The lawyers are out of control. This does not mean that generals want soldiers to have a licence to misbehave. No one would condone murder or the ill treatment of prisoners. Although the military authorities believe that Abu Ghraib could never have happened in the British army, there is no complacency. But as Lord Inge put it, quoting a divisional commander, Iraq is ‘highly volatile, highly dangerous.... [There is a] state of lawlessness and huge pressure on troops working in dreadful physical conditions, never knowing when in a moment an apparently benign situation would turn into a lethal attack.’ In those circumstances, young men have to make instant life and death decisions. In the nature of human decision-making, not all of them will be the right ones. But if this means that lawyers thousands of miles away can spend many hours reviewing a decision which a soldier had to take in a fraction of a second, two consequences will ensue. Fine young men will be subjected to injustice. Worse still, the entire process of military decision-making will be degraded. At a moment when the soldier’s mind should be focused exclusively on operational requirements and the safety of his comrades, he cannot be expected to ask himself how the lawyers might secondguess him. If he does, he will cease to be a good soldier.

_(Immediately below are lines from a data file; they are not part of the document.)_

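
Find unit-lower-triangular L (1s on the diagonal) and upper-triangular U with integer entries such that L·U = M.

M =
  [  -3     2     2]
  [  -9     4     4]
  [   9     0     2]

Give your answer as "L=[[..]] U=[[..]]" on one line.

L=[[1,0,0],[3,1,0],[-3,-3,1]] U=[[-3,2,2],[0,-2,-2],[0,0,2]]

  r1 -= 3·r0 → [0,-2,-2]
  r2 -= -3·r0 → [0,6,8]
  r2 -= -3·r1 → [0,0,2]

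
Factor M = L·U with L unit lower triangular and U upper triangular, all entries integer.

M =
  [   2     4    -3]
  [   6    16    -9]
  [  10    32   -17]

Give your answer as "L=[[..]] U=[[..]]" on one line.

L=[[1,0,0],[3,1,0],[5,3,1]] U=[[2,4,-3],[0,4,0],[0,0,-2]]

  row1 -= 3·row0 → [0,4,0]
  row2 -= 5·row0 → [0,12,-2]
  row2 -= 3·row1 → [0,0,-2]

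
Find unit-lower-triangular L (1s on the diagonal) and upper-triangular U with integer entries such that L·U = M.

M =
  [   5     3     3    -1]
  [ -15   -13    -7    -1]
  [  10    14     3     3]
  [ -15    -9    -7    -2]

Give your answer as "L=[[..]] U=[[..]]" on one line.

  row1 -= -3·row0 → [0,-4,2,-4]
  row2 -= 2·row0 → [0,8,-3,5]
  row3 -= -3·row0 → [0,0,2,-5]
  row2 -= -2·row1 → [0,0,1,-3]
  row3 -= 0·row1 → [0,0,2,-5]
  row3 -= 2·row2 → [0,0,0,1]

L=[[1,0,0,0],[-3,1,0,0],[2,-2,1,0],[-3,0,2,1]] U=[[5,3,3,-1],[0,-4,2,-4],[0,0,1,-3],[0,0,0,1]]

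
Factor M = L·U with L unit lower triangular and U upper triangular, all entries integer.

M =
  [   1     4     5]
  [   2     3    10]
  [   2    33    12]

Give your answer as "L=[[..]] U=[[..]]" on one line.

L=[[1,0,0],[2,1,0],[2,-5,1]] U=[[1,4,5],[0,-5,0],[0,0,2]]

  R1 -= 2·R0 → [0,-5,0]
  R2 -= 2·R0 → [0,25,2]
  R2 -= -5·R1 → [0,0,2]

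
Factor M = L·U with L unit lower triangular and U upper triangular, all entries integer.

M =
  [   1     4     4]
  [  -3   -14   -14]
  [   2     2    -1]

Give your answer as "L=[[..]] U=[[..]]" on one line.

L=[[1,0,0],[-3,1,0],[2,3,1]] U=[[1,4,4],[0,-2,-2],[0,0,-3]]

  row1 -= -3·row0 → [0,-2,-2]
  row2 -= 2·row0 → [0,-6,-9]
  row2 -= 3·row1 → [0,0,-3]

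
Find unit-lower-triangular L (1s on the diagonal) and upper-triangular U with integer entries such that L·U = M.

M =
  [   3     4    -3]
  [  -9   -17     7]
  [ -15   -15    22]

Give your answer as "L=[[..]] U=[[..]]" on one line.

L=[[1,0,0],[-3,1,0],[-5,-1,1]] U=[[3,4,-3],[0,-5,-2],[0,0,5]]

  R1 -= -3·R0 → [0,-5,-2]
  R2 -= -5·R0 → [0,5,7]
  R2 -= -1·R1 → [0,0,5]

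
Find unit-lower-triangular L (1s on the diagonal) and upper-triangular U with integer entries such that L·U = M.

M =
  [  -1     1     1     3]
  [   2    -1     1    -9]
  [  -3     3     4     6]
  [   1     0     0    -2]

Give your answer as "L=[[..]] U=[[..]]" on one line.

  r1 -= -2·r0 → [0,1,3,-3]
  r2 -= 3·r0 → [0,0,1,-3]
  r3 -= -1·r0 → [0,1,1,1]
  r2 -= 0·r1 → [0,0,1,-3]
  r3 -= 1·r1 → [0,0,-2,4]
  r3 -= -2·r2 → [0,0,0,-2]

L=[[1,0,0,0],[-2,1,0,0],[3,0,1,0],[-1,1,-2,1]] U=[[-1,1,1,3],[0,1,3,-3],[0,0,1,-3],[0,0,0,-2]]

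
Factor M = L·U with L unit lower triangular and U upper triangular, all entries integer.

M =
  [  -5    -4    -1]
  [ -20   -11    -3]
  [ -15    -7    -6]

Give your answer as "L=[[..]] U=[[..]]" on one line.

L=[[1,0,0],[4,1,0],[3,1,1]] U=[[-5,-4,-1],[0,5,1],[0,0,-4]]

  row1 -= 4·row0 → [0,5,1]
  row2 -= 3·row0 → [0,5,-3]
  row2 -= 1·row1 → [0,0,-4]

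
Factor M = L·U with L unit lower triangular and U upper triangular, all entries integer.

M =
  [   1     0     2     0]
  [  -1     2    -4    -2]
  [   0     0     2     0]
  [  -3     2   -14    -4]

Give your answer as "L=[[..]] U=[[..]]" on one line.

L=[[1,0,0,0],[-1,1,0,0],[0,0,1,0],[-3,1,-3,1]] U=[[1,0,2,0],[0,2,-2,-2],[0,0,2,0],[0,0,0,-2]]

  r1 -= -1·r0 → [0,2,-2,-2]
  r2 -= 0·r0 → [0,0,2,0]
  r3 -= -3·r0 → [0,2,-8,-4]
  r2 -= 0·r1 → [0,0,2,0]
  r3 -= 1·r1 → [0,0,-6,-2]
  r3 -= -3·r2 → [0,0,0,-2]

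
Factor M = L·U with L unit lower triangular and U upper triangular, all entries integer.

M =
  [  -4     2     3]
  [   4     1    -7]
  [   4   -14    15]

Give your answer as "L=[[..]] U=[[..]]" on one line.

  r1 -= -1·r0 → [0,3,-4]
  r2 -= -1·r0 → [0,-12,18]
  r2 -= -4·r1 → [0,0,2]

L=[[1,0,0],[-1,1,0],[-1,-4,1]] U=[[-4,2,3],[0,3,-4],[0,0,2]]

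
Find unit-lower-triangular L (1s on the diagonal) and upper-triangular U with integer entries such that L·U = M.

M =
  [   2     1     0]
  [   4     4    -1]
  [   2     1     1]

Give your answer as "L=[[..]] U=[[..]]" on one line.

  R1 -= 2·R0 → [0,2,-1]
  R2 -= 1·R0 → [0,0,1]
  R2 -= 0·R1 → [0,0,1]

L=[[1,0,0],[2,1,0],[1,0,1]] U=[[2,1,0],[0,2,-1],[0,0,1]]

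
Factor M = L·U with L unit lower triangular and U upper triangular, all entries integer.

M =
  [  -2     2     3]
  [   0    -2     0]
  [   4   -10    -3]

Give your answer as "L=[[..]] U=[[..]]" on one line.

  row1 -= 0·row0 → [0,-2,0]
  row2 -= -2·row0 → [0,-6,3]
  row2 -= 3·row1 → [0,0,3]

L=[[1,0,0],[0,1,0],[-2,3,1]] U=[[-2,2,3],[0,-2,0],[0,0,3]]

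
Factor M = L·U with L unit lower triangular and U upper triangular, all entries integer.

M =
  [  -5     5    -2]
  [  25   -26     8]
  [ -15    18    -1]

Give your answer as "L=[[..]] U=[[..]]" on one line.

L=[[1,0,0],[-5,1,0],[3,-3,1]] U=[[-5,5,-2],[0,-1,-2],[0,0,-1]]

  R1 -= -5·R0 → [0,-1,-2]
  R2 -= 3·R0 → [0,3,5]
  R2 -= -3·R1 → [0,0,-1]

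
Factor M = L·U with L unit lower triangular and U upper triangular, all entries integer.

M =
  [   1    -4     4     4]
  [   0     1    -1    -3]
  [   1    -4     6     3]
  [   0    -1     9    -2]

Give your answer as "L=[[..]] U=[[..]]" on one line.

L=[[1,0,0,0],[0,1,0,0],[1,0,1,0],[0,-1,4,1]] U=[[1,-4,4,4],[0,1,-1,-3],[0,0,2,-1],[0,0,0,-1]]

  R1 -= 0·R0 → [0,1,-1,-3]
  R2 -= 1·R0 → [0,0,2,-1]
  R3 -= 0·R0 → [0,-1,9,-2]
  R2 -= 0·R1 → [0,0,2,-1]
  R3 -= -1·R1 → [0,0,8,-5]
  R3 -= 4·R2 → [0,0,0,-1]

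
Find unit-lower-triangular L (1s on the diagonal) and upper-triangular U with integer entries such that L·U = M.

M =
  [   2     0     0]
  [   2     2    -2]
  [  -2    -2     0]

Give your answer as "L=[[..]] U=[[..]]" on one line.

  row1 -= 1·row0 → [0,2,-2]
  row2 -= -1·row0 → [0,-2,0]
  row2 -= -1·row1 → [0,0,-2]

L=[[1,0,0],[1,1,0],[-1,-1,1]] U=[[2,0,0],[0,2,-2],[0,0,-2]]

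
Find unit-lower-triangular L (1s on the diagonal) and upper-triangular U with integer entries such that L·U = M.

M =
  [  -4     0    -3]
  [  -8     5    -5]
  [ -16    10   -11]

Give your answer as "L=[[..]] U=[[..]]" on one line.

  row1 -= 2·row0 → [0,5,1]
  row2 -= 4·row0 → [0,10,1]
  row2 -= 2·row1 → [0,0,-1]

L=[[1,0,0],[2,1,0],[4,2,1]] U=[[-4,0,-3],[0,5,1],[0,0,-1]]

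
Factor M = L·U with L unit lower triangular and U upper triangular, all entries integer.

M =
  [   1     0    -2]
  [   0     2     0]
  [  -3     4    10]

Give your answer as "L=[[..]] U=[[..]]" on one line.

  r1 -= 0·r0 → [0,2,0]
  r2 -= -3·r0 → [0,4,4]
  r2 -= 2·r1 → [0,0,4]

L=[[1,0,0],[0,1,0],[-3,2,1]] U=[[1,0,-2],[0,2,0],[0,0,4]]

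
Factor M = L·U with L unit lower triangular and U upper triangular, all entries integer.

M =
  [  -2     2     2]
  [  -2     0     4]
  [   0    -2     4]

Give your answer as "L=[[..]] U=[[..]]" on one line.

L=[[1,0,0],[1,1,0],[0,1,1]] U=[[-2,2,2],[0,-2,2],[0,0,2]]

  R1 -= 1·R0 → [0,-2,2]
  R2 -= 0·R0 → [0,-2,4]
  R2 -= 1·R1 → [0,0,2]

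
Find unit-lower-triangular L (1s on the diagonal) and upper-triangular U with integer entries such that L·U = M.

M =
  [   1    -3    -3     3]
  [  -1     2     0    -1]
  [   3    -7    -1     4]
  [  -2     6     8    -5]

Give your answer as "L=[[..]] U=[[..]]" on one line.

  row1 -= -1·row0 → [0,-1,-3,2]
  row2 -= 3·row0 → [0,2,8,-5]
  row3 -= -2·row0 → [0,0,2,1]
  row2 -= -2·row1 → [0,0,2,-1]
  row3 -= 0·row1 → [0,0,2,1]
  row3 -= 1·row2 → [0,0,0,2]

L=[[1,0,0,0],[-1,1,0,0],[3,-2,1,0],[-2,0,1,1]] U=[[1,-3,-3,3],[0,-1,-3,2],[0,0,2,-1],[0,0,0,2]]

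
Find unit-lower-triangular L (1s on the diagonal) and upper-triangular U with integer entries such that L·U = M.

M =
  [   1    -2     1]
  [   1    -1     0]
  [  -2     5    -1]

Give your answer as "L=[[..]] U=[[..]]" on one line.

L=[[1,0,0],[1,1,0],[-2,1,1]] U=[[1,-2,1],[0,1,-1],[0,0,2]]

  row1 -= 1·row0 → [0,1,-1]
  row2 -= -2·row0 → [0,1,1]
  row2 -= 1·row1 → [0,0,2]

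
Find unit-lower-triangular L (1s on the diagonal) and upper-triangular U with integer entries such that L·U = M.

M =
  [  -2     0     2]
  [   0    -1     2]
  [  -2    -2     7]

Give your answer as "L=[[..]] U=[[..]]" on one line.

  R1 -= 0·R0 → [0,-1,2]
  R2 -= 1·R0 → [0,-2,5]
  R2 -= 2·R1 → [0,0,1]

L=[[1,0,0],[0,1,0],[1,2,1]] U=[[-2,0,2],[0,-1,2],[0,0,1]]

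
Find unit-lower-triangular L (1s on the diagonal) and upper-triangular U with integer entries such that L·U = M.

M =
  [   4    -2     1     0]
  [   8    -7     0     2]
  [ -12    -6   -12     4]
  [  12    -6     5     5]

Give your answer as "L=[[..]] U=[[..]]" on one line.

  r1 -= 2·r0 → [0,-3,-2,2]
  r2 -= -3·r0 → [0,-12,-9,4]
  r3 -= 3·r0 → [0,0,2,5]
  r2 -= 4·r1 → [0,0,-1,-4]
  r3 -= 0·r1 → [0,0,2,5]
  r3 -= -2·r2 → [0,0,0,-3]

L=[[1,0,0,0],[2,1,0,0],[-3,4,1,0],[3,0,-2,1]] U=[[4,-2,1,0],[0,-3,-2,2],[0,0,-1,-4],[0,0,0,-3]]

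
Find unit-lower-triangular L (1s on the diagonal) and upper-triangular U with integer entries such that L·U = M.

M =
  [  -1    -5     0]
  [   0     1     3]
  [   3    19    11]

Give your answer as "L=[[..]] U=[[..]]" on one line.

L=[[1,0,0],[0,1,0],[-3,4,1]] U=[[-1,-5,0],[0,1,3],[0,0,-1]]

  R1 -= 0·R0 → [0,1,3]
  R2 -= -3·R0 → [0,4,11]
  R2 -= 4·R1 → [0,0,-1]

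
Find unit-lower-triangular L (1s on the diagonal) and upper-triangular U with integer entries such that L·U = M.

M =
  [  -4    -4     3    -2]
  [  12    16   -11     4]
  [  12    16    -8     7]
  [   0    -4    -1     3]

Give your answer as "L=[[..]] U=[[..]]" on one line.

  R1 -= -3·R0 → [0,4,-2,-2]
  R2 -= -3·R0 → [0,4,1,1]
  R3 -= 0·R0 → [0,-4,-1,3]
  R2 -= 1·R1 → [0,0,3,3]
  R3 -= -1·R1 → [0,0,-3,1]
  R3 -= -1·R2 → [0,0,0,4]

L=[[1,0,0,0],[-3,1,0,0],[-3,1,1,0],[0,-1,-1,1]] U=[[-4,-4,3,-2],[0,4,-2,-2],[0,0,3,3],[0,0,0,4]]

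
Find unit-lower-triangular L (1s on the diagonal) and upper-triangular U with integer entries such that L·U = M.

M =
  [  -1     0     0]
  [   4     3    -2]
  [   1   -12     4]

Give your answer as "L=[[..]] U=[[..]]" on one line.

  r1 -= -4·r0 → [0,3,-2]
  r2 -= -1·r0 → [0,-12,4]
  r2 -= -4·r1 → [0,0,-4]

L=[[1,0,0],[-4,1,0],[-1,-4,1]] U=[[-1,0,0],[0,3,-2],[0,0,-4]]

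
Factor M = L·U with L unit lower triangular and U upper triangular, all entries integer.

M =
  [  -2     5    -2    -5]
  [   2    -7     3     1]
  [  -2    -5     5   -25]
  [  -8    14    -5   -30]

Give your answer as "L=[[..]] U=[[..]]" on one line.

L=[[1,0,0,0],[-1,1,0,0],[1,5,1,0],[4,3,0,1]] U=[[-2,5,-2,-5],[0,-2,1,-4],[0,0,2,0],[0,0,0,2]]

  row1 -= -1·row0 → [0,-2,1,-4]
  row2 -= 1·row0 → [0,-10,7,-20]
  row3 -= 4·row0 → [0,-6,3,-10]
  row2 -= 5·row1 → [0,0,2,0]
  row3 -= 3·row1 → [0,0,0,2]
  row3 -= 0·row2 → [0,0,0,2]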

British military discipline is almost universally admired, as is the decency of our soldiers. Yet since the invasion of Iraq, 176 of them have been investigated; most infamously, Trooper Kevin Williams. He was at a checkpoint. An Iraqi whom he challenged ran away. It was later discovered that the cart which he was pulling contained weapons and that he had terrorist links. Trooper Williams and another soldier chased him, even though he could have been leading them into an ambush. When they caught up with him, the Iraqi tried to seize one of their weapons. Only then did Kevin Williams shoot him.

The incident was scrupulously investigated by the military authorities, who decided that there was no case to answer. Then the Attorney General and the Crown Prosecution Service involved themselves. Many soldiers suspect that a lot of CPS lawyers disapprove of the Iraq war and have little regard for the armed forces. For two years, until the case was thrown out for lack of evidence, Trooper Williams lived under the threat of a murder charge. Anger about his case rippled through the debate. It was a shameful way to treat a young man whose sole crime was to volunteer to serve Queen and country.

After the debate, the CDSs were invited to see the Defence Secretary, John Reid. It was a friendly encounter. A man who combines an academic’s qualifications with the manner of an RSM in a Scottish regiment, Dr Reid is a patriot. If he had been defence secretary at the time, the Treasury would have found it far harder to cut the army by four battalions than they did under Geoff Hoon, who has water for a backbone and a rubber stamp for a brain. But John Reid was unable to give the Chiefs the assurance that they wanted: a guarantee that no British servicemen would ever appear in front of the ICC. Though the Defence Secretary clearly found that prospect repugnant, he had to admit that the matter was not in his control. The lawyers would have the final say.

As a result, in Lord Bramall’s words, ‘there is considerable disquiet among members of the forces that, even when doing their duty they may become vulnerable to prosecution. Without assurances of mutual confidence and responsibility, you cannot run effective fighting forces with the commitment, morale and readiness to take the risks needed to defeat a ruthless and determined enemy.’ Before that can happen, another determined enemy will have to be defeated: the lawyers.